Overthinking is a bastard.

It can cause the brain matter to swirl in circles when one is trying to quieten the mind, to reach a decision.

All four of us were doing it the evening before.

After all the Christmas cake had been consumed and getting ready to hit the fart sack.  Or bed if you didn’t know what a fart sack was!

Should we only go as far as Old Man Hut tomorrow, and if so, suck up the steep decent down to the hut that’s off the beaten track?  It would mean having to climb back up the 1,000 metres the following morning and pick up where we left off the day before, to start that day’s distance.

Or should we not go down to Old Man Hut tomorrow and keep going, to knock off both Rintoul’s as well in the same day.  Old Man Hut to Mt Rintoul Hut was our highest point of this trail section.  It is also the most extreme technical underfoot to navigate, the drop offs were real and uninviting.

Whatever Iain from IT said, we had to ask him to repeat it – remembering he’s a Scotsman with an accent!

Notwithstanding, overthinking is a bitch.

Reading previous fellow TA walker blogs was perhaps a mistake before setting off because some of the descriptive language used escalated more of the overthinking it.

And all four of us were doing it!

By the time people faded into noddy land, we had all agreed to go as far as Old Man Hut tomorrow.  And a second motion to stick together to scale up and over both Rintoul’s the following day.

And then the tomorrow arrived, which was Boxing Day everywhere else in New Zealand.

Iain from IT was first to get onto the trail, we weren’t too far behind, and we knew Katie would eventually catch up.

As we sidled upward to reach the first ridge, again the panoramic views were just phenomenal. It also gave us our first look at the Rintoul’s to the south.  Overthinking apprehension stirred.

The imprint on the shale marks the route towards the ridgeline.
Iain on the ridgeline.
Selfie pose from the ridgeline.
View across the valley to Little Rintoul on the left, and Big Rintoul on the right.
The mighty Kaikoura’s in the distance.

We caught up with Iain from IT and gas bagging whilst trekking the Ada Flat allowed us to clock over the undulating ridgeline kilometres.  Some negotiation of a narrow ridgeline before a climb up to Old Man summit had us view Katie powering the ridgeline we’d already trodden back over yonder.

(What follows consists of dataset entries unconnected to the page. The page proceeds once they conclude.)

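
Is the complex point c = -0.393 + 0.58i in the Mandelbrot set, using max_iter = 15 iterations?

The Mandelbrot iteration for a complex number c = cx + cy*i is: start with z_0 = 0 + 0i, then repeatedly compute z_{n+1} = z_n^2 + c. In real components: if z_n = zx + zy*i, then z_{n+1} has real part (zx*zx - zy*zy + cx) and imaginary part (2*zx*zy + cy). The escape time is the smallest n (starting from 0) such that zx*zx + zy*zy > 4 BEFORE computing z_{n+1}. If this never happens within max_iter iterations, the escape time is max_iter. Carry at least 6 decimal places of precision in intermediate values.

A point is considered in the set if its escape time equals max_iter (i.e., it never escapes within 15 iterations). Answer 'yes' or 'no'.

Answer: yes

Derivation:
z_0 = 0 + 0i, c = -0.3930 + 0.5800i
Iter 1: z = -0.3930 + 0.5800i, |z|^2 = 0.4908
Iter 2: z = -0.5750 + 0.1241i, |z|^2 = 0.3460
Iter 3: z = -0.0778 + 0.4373i, |z|^2 = 0.1973
Iter 4: z = -0.5782 + 0.5119i, |z|^2 = 0.5963
Iter 5: z = -0.3208 + -0.0119i, |z|^2 = 0.1031
Iter 6: z = -0.2902 + 0.5877i, |z|^2 = 0.4296
Iter 7: z = -0.6541 + 0.2389i, |z|^2 = 0.4849
Iter 8: z = -0.0222 + 0.2675i, |z|^2 = 0.0720
Iter 9: z = -0.4640 + 0.5681i, |z|^2 = 0.5381
Iter 10: z = -0.5004 + 0.0527i, |z|^2 = 0.2532
Iter 11: z = -0.1454 + 0.5272i, |z|^2 = 0.2991
Iter 12: z = -0.6498 + 0.4267i, |z|^2 = 0.6044
Iter 13: z = -0.1528 + 0.0254i, |z|^2 = 0.0240
Iter 14: z = -0.3703 + 0.5722i, |z|^2 = 0.4646
Did not escape in 15 iterations → in set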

Then we hit more technical clambering that slowed us up, taking a cautious approach so as not to need our PLB (Personal Location Beacon).  The views to the Kaikoura Ranges were crisp and clear.  It wasn’t too much longer when Katie was upon us for us to become a team of four.

TA walkers coming in the opposite direction were looking trail weary.  But chit chat swapping trail conditions lifted the spirits on the face of it.  However underneath, deep down, overthinking apprehension still stirred.  Rintoul’s were directly out to the front of us now, and still some ways off.

We were scooting through some ridgeline low tree bush when all of a sudden, we happened upon the signage that indicated the left turn we needed to take to Old Man Hut.  And the 60% gradient downward slope.

Old Man Hut zoomed in. Looking down.

The looks on everyone’s faces were one of Holy Fk!

And a simultaneous collaborative thinking it over meeting had.

Thinking whether our best laid plans from the evening before of only going as far as Old Man Hut, were the best plans when faced with the damn hut looking back up at us in reality.  From waaaaaaaaaaaay down there.

And all four of us were most definitely doing it!